The new malware, dubbed Beapy, spreads across corporate networks, particularly ones with a lot of computers. Then, it uses mining codes to generate cryptocurrency. What’s most interesting about the new crypto jacking malware, however, is that it uses highly classified tools that were stolen from the National Security Agency (NSA) two years ago, TechCrunch reports.


Beapy was first spotted in January 2019. But since March, the total number of unique infections has surged to over 12,000 across 732 organizations, with more than 80% located in China.


According to Symantec researchers, Beapy is spread through malicious emails. Once opened the malware uses the NSA-developed DoublePulsar malware to create a persistent backdoor on the infected computer. Then, it uses NSA’s ExternalBlue exploit to move laterally throughout the network. These are the same exploits that helped spread WannaCry ransomware in 2017.
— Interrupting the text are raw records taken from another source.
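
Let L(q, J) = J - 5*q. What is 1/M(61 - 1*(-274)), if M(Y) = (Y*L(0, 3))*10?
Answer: 1/10050 ≈ 9.9503e-5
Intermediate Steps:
M(Y) = 30*Y (M(Y) = (Y*(3 - 5*0))*10 = (Y*(3 + 0))*10 = (Y*3)*10 = (3*Y)*10 = 30*Y)
1/M(61 - 1*(-274)) = 1/(30*(61 - 1*(-274))) = 1/(30*(61 + 274)) = 1/(30*335) = 1/10050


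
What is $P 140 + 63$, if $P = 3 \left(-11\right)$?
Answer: $-4557$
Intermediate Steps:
$P = -33$
$P 140 + 63 = \left(-33\right) 140 + 63 = -4620 + 63 = -4557$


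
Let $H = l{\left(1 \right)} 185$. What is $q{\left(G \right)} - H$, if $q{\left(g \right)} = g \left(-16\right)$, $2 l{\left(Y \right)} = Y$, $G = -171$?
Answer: $\frac{5287}{2} \approx 2643.5$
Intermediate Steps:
$l{\left(Y \right)} = \frac{Y}{2}$
$H = \frac{185}{2}$ ($H = \frac{1}{2} \cdot 1 \cdot 185 = \frac{1}{2} \cdot 185 = \frac{185}{2} \approx 92.5$)
$q{\left(g \right)} = - 16 g$
$q{\left(G \right)} - H = \left(-16\right) \left(-171\right) - \frac{185}{2} = 2736 - \frac{185}{2} = \frac{5287}{2}$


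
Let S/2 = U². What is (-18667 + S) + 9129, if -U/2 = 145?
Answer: 158662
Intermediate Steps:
U = -290 (U = -2*145 = -290)
S = 168200 (S = 2*(-290)² = 2*84100 = 168200)
(-18667 + S) + 9129 = (-18667 + 168200) + 9129 = 149533 + 9129 = 158662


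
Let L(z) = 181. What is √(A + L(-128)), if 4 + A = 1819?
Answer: 2*√499 ≈ 44.677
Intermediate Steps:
A = 1815 (A = -4 + 1819 = 1815)
√(A + L(-128)) = √(1815 + 181) = √1996 = 2*√499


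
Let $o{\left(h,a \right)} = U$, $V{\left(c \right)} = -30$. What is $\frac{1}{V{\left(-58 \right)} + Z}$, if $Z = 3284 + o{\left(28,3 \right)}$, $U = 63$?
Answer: $\frac{1}{3317} \approx 0.00030148$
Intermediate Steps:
$o{\left(h,a \right)} = 63$
$Z = 3347$ ($Z = 3284 + 63 = 3347$)
$\frac{1}{V{\left(-58 \right)} + Z} = \frac{1}{-30 + 3347} = \frac{1}{3317}$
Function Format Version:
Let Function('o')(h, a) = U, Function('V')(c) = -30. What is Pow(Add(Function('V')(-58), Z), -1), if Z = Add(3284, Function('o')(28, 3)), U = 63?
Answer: Rational(1, 3317) ≈ 0.00030148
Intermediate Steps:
Function('o')(h, a) = 63
Z = 3347 (Z = Add(3284, 63) = 3347)
Pow(Add(Function('V')(-58), Z), -1) = Pow(Add(-30, 3347), -1) = Pow(3317, -1) = Rational(1, 3317)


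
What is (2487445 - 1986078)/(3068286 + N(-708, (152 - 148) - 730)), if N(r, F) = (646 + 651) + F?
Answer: 501367/3068857 ≈ 0.16337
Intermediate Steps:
N(r, F) = 1297 + F
(2487445 - 1986078)/(3068286 + N(-708, (152 - 148) - 730)) = (2487445 - 1986078)/(3068286 + (1297 + ((152 - 148) - 730))) = 501367/(3068286 + (1297 + (4 - 730))) = 501367/(3068286 + (1297 - 726)) = 501367/(3068286 + 571) = 501367/3068857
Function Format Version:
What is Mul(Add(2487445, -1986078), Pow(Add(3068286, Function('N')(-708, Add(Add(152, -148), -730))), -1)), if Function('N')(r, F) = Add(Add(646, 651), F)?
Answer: Rational(501367, 3068857) ≈ 0.16337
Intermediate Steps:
Function('N')(r, F) = Add(1297, F)
Mul(Add(2487445, -1986078), Pow(Add(3068286, Function('N')(-708, Add(Add(152, -148), -730))), -1)) = Mul(Add(2487445, -1986078), Pow(Add(3068286, Add(1297, Add(Add(152, -148), -730))), -1)) = Mul(501367, Pow(Add(3068286, Add(1297, Add(4, -730))), -1)) = Mul(501367, Pow(Add(3068286, Add(1297, -726)), -1)) = Mul(501367, Pow(Add(3068286, 571), -1)) = Mul(501367, Pow(3068857, -1)) = Mul(501367, Rational(1, 3068857)) = Rational(501367, 3068857)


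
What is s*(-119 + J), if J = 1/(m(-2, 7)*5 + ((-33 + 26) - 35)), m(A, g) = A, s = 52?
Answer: -6189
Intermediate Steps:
J = -1/52 (J = 1/(-2*5 + ((-33 + 26) - 35)) = 1/(-10 + (-7 - 35)) = 1/(-10 - 42) = 1/(-52) = -1/52 ≈ -0.019231)
s*(-119 + J) = 52*(-119 - 1/52) = 52*(-6189/52) = -6189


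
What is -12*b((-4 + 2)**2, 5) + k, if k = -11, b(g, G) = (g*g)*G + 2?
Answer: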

Worse still, Beapy used Mimikatz, an open-source credential stealer, to collect and use passwords from infected computers to navigate its way across the network.


Although there has been a decrease in crypto jacking, especially in the months since the shut down of Coinhive, a popular mining-tool, file-based crypto jacking is increasing. Additionally, crypto jacking malware, such as Beapy, is reportedly more efficient and faster. As a result, hackers can make more money.


Symantec researchers say that file-based crypto jacking can generate up to $750,000 compared to the $30,000 generated in browser-based crypto jacking.


To date, crypto mining is one of the most observed methods hackers utilize when attacking a business’ infrastructure. And even though it may seem like a victimless crime, since no data is stolen or files encrypted, Symantec says that mining campaigns can cause device degradation.